Joelle avoided the doctor for around two months noting, “there was some part of me that knew it was cancer.” She was right and on May 4, 2000 she was diagnosed with invasive breast cancer. With two five year olds and three year old at home, she entered treatment right away: chemo, multiple surgeries and eventually, a double mastectomy, which she specifically chose “to avoid the anxiety of mammograms and testing every six months.” The treatment left her extremely sick and barely able to eat, but she fought on in honor of her three boys, noting that her first thoughts upon diagnosis were of her children- will I be there to see them grow up? Will I be there for their future?
Despite her fears, she was open and honest with her children throughout treatment. She credits the experience with the amazing amount of empathy her boys now possess towards those battling trauma today. They understand, on a deeper level, what it means to step up for a family in need. Indeed, during her own treatment, the boys often brought humor and honesty to the discussions around breast cancer. Joelle’s firm belief in silver linings, even during the most traumatic of times, set the stage for her fight to be framed with positivity and open conversation around breast cancer. When she lost her hair, her mantra became “bald is the new blonde” and the boys followed suite, asking if they could draw on her head. She proudly accepted and to this day, her boys wear emblems of breast cancer on sports gear, backpacks and more to denote the pride they have in their mom’s survivorship.

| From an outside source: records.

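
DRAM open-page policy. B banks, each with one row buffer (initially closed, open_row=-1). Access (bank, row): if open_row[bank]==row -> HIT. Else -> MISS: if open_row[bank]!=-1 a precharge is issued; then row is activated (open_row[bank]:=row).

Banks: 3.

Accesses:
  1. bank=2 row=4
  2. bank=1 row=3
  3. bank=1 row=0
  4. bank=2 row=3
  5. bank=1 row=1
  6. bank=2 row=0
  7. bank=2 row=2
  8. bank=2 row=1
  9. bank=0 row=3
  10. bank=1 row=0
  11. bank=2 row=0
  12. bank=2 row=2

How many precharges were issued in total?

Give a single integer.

Answer: 9

Derivation:
Acc 1: bank2 row4 -> MISS (open row4); precharges=0
Acc 2: bank1 row3 -> MISS (open row3); precharges=0
Acc 3: bank1 row0 -> MISS (open row0); precharges=1
Acc 4: bank2 row3 -> MISS (open row3); precharges=2
Acc 5: bank1 row1 -> MISS (open row1); precharges=3
Acc 6: bank2 row0 -> MISS (open row0); precharges=4
Acc 7: bank2 row2 -> MISS (open row2); precharges=5
Acc 8: bank2 row1 -> MISS (open row1); precharges=6
Acc 9: bank0 row3 -> MISS (open row3); precharges=6
Acc 10: bank1 row0 -> MISS (open row0); precharges=7
Acc 11: bank2 row0 -> MISS (open row0); precharges=8
Acc 12: bank2 row2 -> MISS (open row2); precharges=9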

She acknowledges that the diagnosis impacted not only her family life, but professional and personal life deeply: “you have no control, absolutely no control over your life.” That lack of control can lead to a lot of anxiety, but a self described glass-half-full woman, Joelle managed her anxious thoughts by attempting to stay truly present and whenever her brain wandered, she actively moved it back to the present. It helped her appreciate those who showed up for her- her husband, family and certain friends: “the people that were there for me are people who remain my closest friends.” She notes how difficult it can be for friends to feel helpful during this time, but things like meal trains and those who were willing to just sit in grief with her helped: “no one can make you feel better, but being willing to sit with someone, whether they want to talk, cry or sit in silence-that’s what true support looks like.”
On days when her body allowed, Joelle attempted to regain normalcy. Some days that meant walking the dog, while on others it meant putting in a full day of work at the hospital. Those little tidbits of normalcy, especially being able to return to a career she worked so hard for, kept her going. She also became an advocate in the community, joining the Young Women’s Coalition at Dana Farber and speaking on panels on the hardships of going through treatment while being a young professional. She joked that every woman on the panel, regardless of age, spoke about hair loss and she was candid in her admission that to regain control, she shaved her head herself. Ever the optimist, she likes to remind women that “showering when you don’t have to shampoo or shave is amazing!”
This past May marked 12 years since her diagnosis. Joelle now runs a MedSpa where she pays close attention to clients who have been diagnosed with cancer. She says, “it’s a part of my story and it’s very meaningful. I don’t live in fear anymore,” but she works hard to provide support for those newly facing the daunting stages of a breast cancer diagnosis. The experience shaped how she lives today: “I know many people don’t get to sit and tell their story. I have immense gratitude for the care I received. I am so lucky to be able to tell my story. My story is one of survivorship.” Even 12 years later, Joelle notes that “there are silver linings for living for today,- you find out quickly the people that matter to you and who you want to spend time with.”